Outra perspectiva possível para delinear a correferencialidade entre as expressões referenciais é a
hipótese de que, quando o referente integra o “núcleo tópico”, as informações cotextuais “quebram” a
correferencialidade, enquanto que, quando o referente não integra o “núcleo”, as informações cotextuais
não lhe dizem respeito a ponto de modificá-lo. Para tanto, o que é um “núcleo tópico”? Sobre o que o
falante está falando? Há referentes presentes no texto dispensáveis a essa resposta, enquanto há outros
indispensáveis. Os indispensáveis, inevitavelmente, integrariam o “núcleo”. Esse poderia ser um critério
para atribuir ou não a uma cadeia referencial o status de integrante de “núcleo tópico”. Todavia, isso é
apenas apontamento.
Os vários caminhos apontados e abandonados ao longo deste breve estudo poderiam ser reativados
neste momento, como sugestão de novas leituras, novos estudos.
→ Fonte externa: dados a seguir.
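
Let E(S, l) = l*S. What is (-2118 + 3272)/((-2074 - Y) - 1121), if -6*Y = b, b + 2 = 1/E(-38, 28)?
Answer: -7367136/20399009 ≈ -0.36115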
Que sejam assim entendidos. A imagem
que perdura é a posição de xeque da correferencialidade, sobretudo como conceito (ir)relevante na
construção de objeto de discurso.
RESUMO: Quando várias expressões referenciais amalgamam-se constituindo um único objeto de
discurso (Mondada e Dubois, 1995) parece “inadequado” pensar em correferência. As novas
informações cotextuais acionadas com cada expressão “quebram” a correferencialidade: ela encontrase em xeque. Para verificar essa hipótese, considera-se a noção de referentes evolutivos (Charolles e
Schnedecker, 1993).
PALAVRAS-CHAVE: referenciação; objeto de discurso; correferência; referentes evolutivos.